Center for Quantitative Biology, Peking University, Beijing 100871, China.
Huawei Technologies Co., Ltd., Beijing 100080, China.
Bioinformatics. 2023 Jan 1;39(1). doi: 10.1093/bioinformatics/btac736.
Single-cell multi-omics sequencing techniques have rapidly developed in the past few years. Clustering analysis with single-cell multi-omics data may give us novel perspectives to dissect cellular heterogeneity. However, multi-omics data have the properties of inherited large dimension, high sparsity and existence of doublets. Moreover, representations of different omics from even the same cell follow diverse distributions. Without proper distribution alignment techniques, clustering methods will encounter less separable clusters easily affected by less informative omics data.
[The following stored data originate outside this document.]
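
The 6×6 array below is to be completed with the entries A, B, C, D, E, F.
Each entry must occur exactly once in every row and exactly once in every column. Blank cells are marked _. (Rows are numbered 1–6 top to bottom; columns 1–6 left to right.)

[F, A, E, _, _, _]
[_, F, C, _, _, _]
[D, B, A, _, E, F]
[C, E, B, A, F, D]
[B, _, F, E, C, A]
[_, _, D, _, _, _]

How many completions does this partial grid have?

3

Row 1, column 4: eliminating its row and column leaves {B, C, D}.
Row 1, column 5: eliminating its row and column leaves {B, D}.
Row 1, column 6: eliminating its row and column leaves {B, C}.
Row 2, column 1: eliminating its row and column leaves {A, E}.
Row 2, column 4: eliminating its row and column leaves {B, D}.
Row 2, column 5: eliminating its row and column leaves {A, B, D}.
Row 2, column 6: eliminating its row and column leaves {B, E}.
Row 3, column 4: eliminating its row and column leaves {C}.
Row 5, column 2: eliminating its row and column leaves {D}.
Row 6, column 1: eliminating its row and column leaves {A, E}.
Row 6, column 2: eliminating its row and column leaves {C}.
Row 6, column 4: eliminating its row and column leaves {B, C, F}.
Row 6, column 5: eliminating its row and column leaves {A, B}.
Row 6, column 6: eliminating its row and column leaves {B, C, E}.
Enumerating the assignments across these blanks that avoid any row or column repeat gives 3 completions.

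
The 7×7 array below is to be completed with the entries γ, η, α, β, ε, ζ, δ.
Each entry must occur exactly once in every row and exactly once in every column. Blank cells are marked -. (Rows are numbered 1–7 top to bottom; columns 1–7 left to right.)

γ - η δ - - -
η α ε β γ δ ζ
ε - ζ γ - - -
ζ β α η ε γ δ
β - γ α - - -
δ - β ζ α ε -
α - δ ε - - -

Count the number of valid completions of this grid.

14

Row 1, column 2: eliminating its row and column leaves {ε, ζ}.
Row 1, column 5: eliminating its row and column leaves {β, ζ}.
Row 1, column 6: eliminating its row and column leaves {α, β, ζ}.
Row 1, column 7: eliminating its row and column leaves {α, β, ε}.
Row 3, column 2: eliminating its row and column leaves {η, δ}.
Row 3, column 5: eliminating its row and column leaves {η, β, δ}.
Row 3, column 6: eliminating its row and column leaves {η, α, β}.
Row 3, column 7: eliminating its row and column leaves {η, α, β}.
Row 5, column 2: eliminating its row and column leaves {η, ε, ζ, δ}.
Row 5, column 5: eliminating its row and column leaves {η, ζ, δ}.
Row 5, column 6: eliminating its row and column leaves {η, ζ}.
Row 5, column 7: eliminating its row and column leaves {η, ε}.
Row 6, column 2: eliminating its row and column leaves {γ, η}.
Row 6, column 7: eliminating its row and column leaves {γ, η}.
Row 7, column 2: eliminating its row and column leaves {γ, η, ζ}.
Row 7, column 5: eliminating its row and column leaves {η, β, ζ}.
Row 7, column 6: eliminating its row and column leaves {η, β, ζ}.
Row 7, column 7: eliminating its row and column leaves {γ, η, β}.
Enumerating the assignments across these blanks that avoid any row or column repeat gives 14 completions.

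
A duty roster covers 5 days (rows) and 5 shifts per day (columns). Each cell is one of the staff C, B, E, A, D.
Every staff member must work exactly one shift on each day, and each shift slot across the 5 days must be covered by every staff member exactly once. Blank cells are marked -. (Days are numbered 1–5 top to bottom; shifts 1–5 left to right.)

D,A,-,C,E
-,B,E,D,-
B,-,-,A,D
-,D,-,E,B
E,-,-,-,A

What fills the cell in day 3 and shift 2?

E

Day 1, shift 3: day 1 has {C, E, A, D} and shift 3 has {E}, leaving only B.
Day 2, shift 5: day 2 has {B, E, D} and shift 5 has {B, E, A, D}, leaving only C.
Day 2, shift 1: day 2 has {C, B, E, D} and shift 1 has {B, E, D}, leaving only A.
Day 3, shift 3: day 3 has {B, A, D} and shift 3 has {B, E}, leaving only C.
Day 3 already has {C, B, A, D} and shift 2 already has {B, A, D}, so day 3, shift 2 must be E.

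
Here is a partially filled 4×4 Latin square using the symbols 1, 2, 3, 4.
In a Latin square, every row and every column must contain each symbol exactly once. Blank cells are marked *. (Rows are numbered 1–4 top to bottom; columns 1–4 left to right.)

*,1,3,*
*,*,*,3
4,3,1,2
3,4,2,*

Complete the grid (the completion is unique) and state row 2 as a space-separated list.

1 2 4 3

Row 2, column 2: row 2 has {3} and column 2 has {1, 3, 4}, leaving only 2.
Row 2, column 1: row 2 has {2, 3} and column 1 has {3, 4}, leaving only 1.
Row 2, column 3: row 2 has {1, 2, 3} and column 3 has {1, 2, 3}, leaving only 4.
So row 2 reads: 1 2 4 3.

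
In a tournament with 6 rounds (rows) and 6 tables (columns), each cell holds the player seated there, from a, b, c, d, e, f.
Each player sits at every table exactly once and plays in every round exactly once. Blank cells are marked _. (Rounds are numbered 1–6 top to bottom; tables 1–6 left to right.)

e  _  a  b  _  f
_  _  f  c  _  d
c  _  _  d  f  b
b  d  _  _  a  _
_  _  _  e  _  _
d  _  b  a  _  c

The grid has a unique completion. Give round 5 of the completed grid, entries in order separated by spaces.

f b d e c a

Round 5, table 6: round 5 has {e} and table 6 has {b, c, d, f}, leaving only a.
Round 5, table 1: round 5 has {a, e} and table 1 has {b, c, d, e}, leaving only f.
Round 1, table 2: round 1 has {a, b, e, f} and table 2 has {d}, leaving only c.
Round 5, table 2: round 5 has {a, e, f} and table 2 has {c, d}, leaving only b.
Round 1, table 5: round 1 has {a, b, c, e, f} and table 5 has {a, f}, leaving only d.
Round 5, table 5: round 5 has {a, b, e, f} and table 5 has {a, d, f}, leaving only c.
Round 5, table 3: round 5 has {a, b, c, e, f} and table 3 has {a, b, f}, leaving only d.
So round 5 reads: f b d e c a.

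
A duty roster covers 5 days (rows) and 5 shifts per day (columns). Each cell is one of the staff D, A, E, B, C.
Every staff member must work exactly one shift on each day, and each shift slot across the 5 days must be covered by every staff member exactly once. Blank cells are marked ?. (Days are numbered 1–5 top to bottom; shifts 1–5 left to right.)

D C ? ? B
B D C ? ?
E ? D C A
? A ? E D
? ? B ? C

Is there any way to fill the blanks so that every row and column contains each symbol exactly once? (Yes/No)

Day 4, shift 3: day 4 together with shift 3 already contain {D, A, E, B, C} — every symbol — so nothing can go there. The grid has no valid completion.

No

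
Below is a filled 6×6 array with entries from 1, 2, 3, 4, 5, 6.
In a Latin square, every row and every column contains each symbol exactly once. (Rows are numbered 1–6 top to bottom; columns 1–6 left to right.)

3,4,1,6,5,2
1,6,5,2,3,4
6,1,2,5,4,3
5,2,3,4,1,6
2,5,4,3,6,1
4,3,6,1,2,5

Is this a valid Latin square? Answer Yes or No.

Each row is a permutation of the 6 symbols, and so is each column.

Yes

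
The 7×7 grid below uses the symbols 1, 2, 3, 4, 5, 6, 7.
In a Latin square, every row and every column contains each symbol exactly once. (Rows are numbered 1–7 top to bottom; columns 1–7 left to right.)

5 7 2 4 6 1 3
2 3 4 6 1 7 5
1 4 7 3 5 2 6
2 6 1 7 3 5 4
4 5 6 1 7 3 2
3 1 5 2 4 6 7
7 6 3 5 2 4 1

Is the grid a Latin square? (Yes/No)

No

Every row is a permutation, but column 1 contains 2 twice (at rows 2 and 4).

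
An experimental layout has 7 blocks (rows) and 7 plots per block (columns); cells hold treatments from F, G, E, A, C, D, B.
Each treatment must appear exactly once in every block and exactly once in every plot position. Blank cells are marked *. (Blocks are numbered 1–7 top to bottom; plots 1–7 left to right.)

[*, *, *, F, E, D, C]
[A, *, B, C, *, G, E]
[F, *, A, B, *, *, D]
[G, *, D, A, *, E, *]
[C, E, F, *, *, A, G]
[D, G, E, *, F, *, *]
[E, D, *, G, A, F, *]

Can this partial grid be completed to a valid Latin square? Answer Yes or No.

Block 6, plot 4: block 6 together with plot 4 already contain {F, G, E, A, C, D, B} — every symbol — so nothing can go there. The grid has no valid completion.

No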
We developed MoClust, a novel joint clustering framework that can be applied to several types of single-cell multi-omics data. A selective automatic doublet detection module that can identify and filter out doublets is introduced in the pretraining stage to improve data quality. Omics-specific autoencoders are introduced to characterize the multi-omics data. A contrastive learning way of distribution alignment is adopted to adaptively fuse omics representations into an omics-invariant representation. This novel way of alignment boosts the compactness and separableness of clusters, while accurately weighting the contribution of each omics to the clustering object. Extensive experiments, over both simulated and real multi-omics datasets, demonstrated the powerful alignment, doublet detection and clustering ability features of MoClust.
An implementation of MoClust is available from https://doi.org/10.5281/zenodo.7306504.
Supplementary data are available at Bioinformatics online.
单细胞多组学测序技术在过去几年中迅速发展。对单细胞多组学数据进行聚类分析可能会为我们剖析细胞异质性提供新的视角。然而,多组学数据具有固有维度大、高度稀疏和存在二聚体的特性。此外,即使来自同一细胞的不同组学的表示形式也遵循不同的分布。如果没有适当的分布对齐技术,聚类方法将很容易遇到聚类不易分离的情况,并且容易受到信息量较少的组学数据的影响。
我们开发了 MoClust,这是一种新的联合聚类框架,可应用于几种类型的单细胞多组学数据。在预处理阶段引入了一种选择性的自动二聚体检测模块,可以识别和过滤二聚体,以提高数据质量。引入了特定于组学的自动编码器来描述多组学数据。采用对比学习的分布对齐方式,自适应地将组学表示融合到组学不变表示中。这种新颖的对齐方式提高了聚类的紧凑性和可分离性,同时准确地加权每个组学对聚类对象的贡献。通过对模拟和真实多组学数据集进行广泛的实验,证明了 MoClust 的强大对齐、二聚体检测和聚类能力。
MoClust 的实现可从 https://doi.org/10.5281/zenodo.7306504 获得。
补充数据可在 Bioinformatics 在线获得。